Fingerprinting pattern empirical characteristics
Fingerprinting solutions occur on the DECam images when both the
science and template images are sharp, there is little PSF width
difference between the science and the template and the science image
have higher number of sources (several hundreds compared to ~100). As
these effects appear together, we did not separate which effect is
the dominant. This could be better understood if we could generate
images with simulated sources.
The fingerprinting solution is characterized by order of magnitude
higher coefficient values in the higher order basis functions
compared to the 1st basis function (that scales the flux). The stamp
image of the kernel shows oscillations (rings) between positive and
negative values. DM-19443 provides debug plots to see the AL solution
coeffiecients at different parts of the image and their
histograms. Unfortunately, example plots of earlier test runs were
not preserved.
The spatially varying solution also inherits the oscillating nature
everywhere in the image. Also the distribution of the higher order
coefficients are wider and have a high mean across the local
solutions. ip_diffim has debug plots via afwDisplay that
can be interactively visualized ds9.
In the visually good cases, when the fingerprinting pattern is away,
the spatial kernel solution is smooth, Gaussian-like and do not have
outlying high coefficients of higher order basis functions. Test runs
of ap_pipe and lightcurve/flux plotting suggests however that the
flux values may be inaccurate. Fluxes are often around half of their
original values which may simply be a subtraction artefact, not
physical variablity.
Notes
Due to the zero normalization of the basis functions (except for the
first), these components just redistribute flux. Also their
normalization make these basis functions to have a few highly
outlying pixel values (sharp hole or peak in the middle) while their
median pixel values are low. This actually makes it plausible to get
an oscillating solution and high coefficient values.
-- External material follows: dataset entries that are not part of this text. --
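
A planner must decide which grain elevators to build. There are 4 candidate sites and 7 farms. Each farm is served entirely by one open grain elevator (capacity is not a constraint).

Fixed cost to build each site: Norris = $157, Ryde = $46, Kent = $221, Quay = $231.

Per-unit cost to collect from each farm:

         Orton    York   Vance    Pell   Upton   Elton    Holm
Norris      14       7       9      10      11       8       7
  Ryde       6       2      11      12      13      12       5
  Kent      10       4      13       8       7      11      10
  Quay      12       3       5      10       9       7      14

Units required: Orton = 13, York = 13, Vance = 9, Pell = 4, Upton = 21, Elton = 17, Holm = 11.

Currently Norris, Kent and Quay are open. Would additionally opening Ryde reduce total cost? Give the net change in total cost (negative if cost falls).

Yes — net change −41 (cost falls by 41).

Current service cost with {Norris, Kent, Quay}: 589.
Adding Ryde: each farm re-picks its cheapest; new service cost 502, saving 87.
Extra fixed cost: 46. Net change = 46 − 87 = -41.
(Totals: 1198 → 1157.)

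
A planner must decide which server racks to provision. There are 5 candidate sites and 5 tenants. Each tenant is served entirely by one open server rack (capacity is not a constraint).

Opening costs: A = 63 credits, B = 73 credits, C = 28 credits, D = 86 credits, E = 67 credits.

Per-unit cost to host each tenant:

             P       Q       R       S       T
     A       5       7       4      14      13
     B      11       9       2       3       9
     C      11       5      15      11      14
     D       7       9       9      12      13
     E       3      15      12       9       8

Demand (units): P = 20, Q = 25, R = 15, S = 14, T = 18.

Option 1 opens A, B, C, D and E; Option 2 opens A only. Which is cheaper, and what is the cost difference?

Option 1 is cheaper by 110.

Option 1: {A, B, C, D, E}: P→E 3·20=60, Q→C 5·25=125, R→B 2·15=30, S→B 3·14=42, T→E 8·18=144. Service 401; fixed 317; total 718.
Option 2: {A}: P→A 5·20=100, Q→A 7·25=175, R→A 4·15=60, S→A 14·14=196, T→A 13·18=234. Service 765; fixed 63; total 828.
Difference: |718 − 828| = 110.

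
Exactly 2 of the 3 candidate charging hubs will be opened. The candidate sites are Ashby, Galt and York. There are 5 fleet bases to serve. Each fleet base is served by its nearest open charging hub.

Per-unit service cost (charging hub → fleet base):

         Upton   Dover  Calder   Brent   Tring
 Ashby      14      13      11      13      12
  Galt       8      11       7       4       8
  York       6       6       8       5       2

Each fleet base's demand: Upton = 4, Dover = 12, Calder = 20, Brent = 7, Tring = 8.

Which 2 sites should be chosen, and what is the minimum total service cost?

Choose Galt and York; total service cost 280.

With exactly 2 open, each fleet base uses its cheapest among the chosen.
{Galt, York}: Upton→York 6·4=24, Dover→York 6·12=72, Calder→Galt 7·20=140, Brent→Galt 4·7=28, Tring→York 2·8=16. Service cost 280.
{Ashby, York}: service cost 307
{Ashby, Galt}: service cost 396
Among all 3 size-2 choices, {Galt, York} is lowest.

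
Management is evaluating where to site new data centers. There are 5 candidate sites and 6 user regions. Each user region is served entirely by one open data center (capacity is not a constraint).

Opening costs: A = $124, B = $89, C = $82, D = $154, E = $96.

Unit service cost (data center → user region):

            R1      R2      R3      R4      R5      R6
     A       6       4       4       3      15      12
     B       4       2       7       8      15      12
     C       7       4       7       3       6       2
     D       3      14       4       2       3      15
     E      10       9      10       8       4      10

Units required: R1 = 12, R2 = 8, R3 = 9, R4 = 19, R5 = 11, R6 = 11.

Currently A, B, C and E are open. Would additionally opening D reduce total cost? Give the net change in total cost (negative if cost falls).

No — net change +112 (cost rises by 112).

Current service cost with {A, B, C, E}: 223.
Adding D: each user region re-picks its cheapest; new service cost 181, saving 42.
Extra fixed cost: 154. Net change = 154 − 42 = 112.
(Totals: 614 → 726.)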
There was no clear cut algorithm modification in DM-19820 that removed
all the visual artefacts at once on its own.
The deconvolution case use an approximation for the inverse of
Gaussian convolution by a linear combination of 3 Gaussians. We note
that the zero normalization of the basis functions may not be
compatible with the inverse approximation but this needs further
confirmation.
The exact PSF match case is not well handled in the code as in this
case the config file external sigma values are taken for the basis
functions. The close to match PSF sigmas case is limited by the
minimum sigma config values.
Future work ideas
In the light of DM-19660 and the false positives sprint in June 2019,
it may be useful to re-run ap_pipe with DM-19820 development ip_diffim
branches and to generate the current metrics of quality beyond the
occasional visual inspection of the images. Properly document, screenshot
debug displays to preserve the result of these test runs.
Study the spatial distribution of the first coefficient that carries
the flux scaling. Are there any specific pattern around the sources
that are bright but otherwise look normal? This is to examine the visually
good, but questionable difference flux cases.
Per our meeting of 2019-03-26, we agreed that it's appropriate for Gabor Kovacs to spent another couple of weeks of investigation on this ticket. At that point — if the work hasn't converged —, he should summarize his results here and solicit inputs from elsewhere in the project (likely primarily from Robert Lupton).